Inspection of the table shows that anywhere from 7 to 16 web workers give the best result, with 0.5 s as fastest on Firefox (Versin 35a Nightly built). Thinking about this: 50 iterations with 100,000,000 connections in half a second means that the fastest combination (16 workers on FF35a) ran at 10,000,000,000 connections per second! Not bad at all for a scripting language on a 2.67 GHz machine. We did not compare this simulation with a dedicated one in C++, but the theoretical maximum is 8 cores times 2.67 billion, which 8x2.67= 21.36 billion. So, we were running at just below 50% of the maximum speed, which is pretty good, keeping in mind that one particular process will not easily command all of a PCs resources under Windows 7.
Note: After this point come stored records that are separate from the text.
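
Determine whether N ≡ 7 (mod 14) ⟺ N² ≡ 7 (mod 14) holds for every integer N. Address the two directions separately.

Both implications hold.

(⟹) Suppose N ≡ 7 (mod 14). Write N = 14j + 7. Then (14j + 7)² = 196j² + 196j + 49 = 14(14j² + 14j + 3) + 7, so N² ≡ 7 (mod 14).

(⟸) Conversely, suppose N² ≡ 7 (mod 14). The only residue r in {0, …, 13} with r² ≡ 7 (mod 14) is r = 7, so N ≡ 7 (mod 14).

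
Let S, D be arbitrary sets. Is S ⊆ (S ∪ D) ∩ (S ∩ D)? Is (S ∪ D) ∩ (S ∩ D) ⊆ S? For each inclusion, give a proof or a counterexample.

Only the reverse inclusion holds.

Forward inclusion. This inclusion fails. Take S = {1}, D = ∅; then 1 ∈ S but 1 ∉ (S ∪ D) ∩ (S ∩ D).

Reverse inclusion. Let x ∈ (S ∪ D) ∩ (S ∩ D). Then x ∈ S ∩ D, from which x ∈ S.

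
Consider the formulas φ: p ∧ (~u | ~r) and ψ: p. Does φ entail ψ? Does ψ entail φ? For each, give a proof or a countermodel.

Only the forward implication holds.

(⟹) Assume the antecedent. If u is true, the antecedent forces (u = T, p = T, r = F), and p holds there. If u is false, the antecedent forces (u = F, p = T, r = F) or (u = F, p = T, r = T), and p holds there. Either way p holds.

(⟸) This fails. Under u = T, p = T, r = T, the left side is false but the right side is true.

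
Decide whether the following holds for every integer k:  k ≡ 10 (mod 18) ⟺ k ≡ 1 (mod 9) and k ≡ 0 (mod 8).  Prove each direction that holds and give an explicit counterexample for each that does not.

Not equivalent: only (⇐) holds.

Forward direction. This fails: k = 10 gives 10 ≡ 10 (mod 18) but 10 ≡ 2 (mod 8), so the conjunction on the right does not hold.

Converse. If k ≡ 1 (mod 9) and k ≡ 0 (mod 8), then by the Chinese remainder theorem k ≡ 64 (mod 72). Since 64 ≡ 10 (mod 18) and 18 ∣ 72, we get k ≡ 10 (mod 18).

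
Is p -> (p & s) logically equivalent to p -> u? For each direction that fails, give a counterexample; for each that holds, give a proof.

Forward direction. This fails. Under u = F, p = T, s = T, the left side is true but the right side is false.

Converse. This fails. Under u = T, p = T, s = F, the left side is false but the right side is true.

Neither direction holds.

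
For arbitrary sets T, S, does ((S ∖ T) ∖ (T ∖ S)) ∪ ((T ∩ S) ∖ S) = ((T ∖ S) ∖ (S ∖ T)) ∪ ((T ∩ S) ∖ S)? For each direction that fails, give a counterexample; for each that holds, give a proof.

Neither inclusion holds.

(⟹) This inclusion fails. Take T = ∅, S = {1}; then 1 ∈ ((S ∖ T) ∖ (T ∖ S)) ∪ ((T ∩ S) ∖ S) but 1 ∉ ((T ∖ S) ∖ (S ∖ T)) ∪ ((T ∩ S) ∖ S).

(⟸) This inclusion fails. Take T = {1}, S = ∅; then 1 ∈ ((T ∖ S) ∖ (S ∖ T)) ∪ ((T ∩ S) ∖ S) but 1 ∉ ((S ∖ T) ∖ (T ∖ S)) ∪ ((T ∩ S) ∖ S).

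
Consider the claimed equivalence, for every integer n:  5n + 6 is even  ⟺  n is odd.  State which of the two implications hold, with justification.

(⟹) This fails: n = 0 gives 5n + 6 = 6, which is even, but 0 is even, not odd.

(⟸) This also fails: n = 5 is odd, but 5n + 6 = 31 is odd, not even.

(⇒) fails and (⇐) fails.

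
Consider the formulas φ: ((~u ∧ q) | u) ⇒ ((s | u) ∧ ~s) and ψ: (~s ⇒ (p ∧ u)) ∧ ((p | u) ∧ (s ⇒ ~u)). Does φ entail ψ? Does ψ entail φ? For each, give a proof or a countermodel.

(⟹) This fails. Under u = F, s = F, q = F, p = F, the left side is true but the right side is false.

(⟸) This fails. Under u = F, s = T, q = T, p = T, the left side is false but the right side is true.

Neither implication holds.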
We also observe in the table that Firefox here is much faster than Chrome, running more than twice as fast. It also uses the 8 cores better. A generally useful setting for the number of workers, which runs well on both browsers, is C - 1, where C is the number of cores. Presumably, the C-th core is for the main process.

Conclusion

Using web workers, it is quite easy to run neural networks in parallel in the browser nowadays. And it is fast! Of course, native implementations with C or C++ would still give better results, but at the cost of many hours of hard work, yielding code that is harder to maintain, and that can only be run on other platforms after recompiling. The code above runs anywhere that has a modern enough browser. Important is that the actual shape of the algorithms does not need to fit any specific format, like say matrix algebra, though for many neural network paradigms such as backpropagation additional work will be necessary to fit the flow of information through the upsweep and downsweep across the various layers to the slicing and dicing approach used here. Even so, activation and learning rules can still stay the same, even with backpropgation. This is different, however, with another form of parallellism, which will continue to discuss next: SIMD. There we need to rewrite both the data structures and all computations to fit with a particular vector-like format.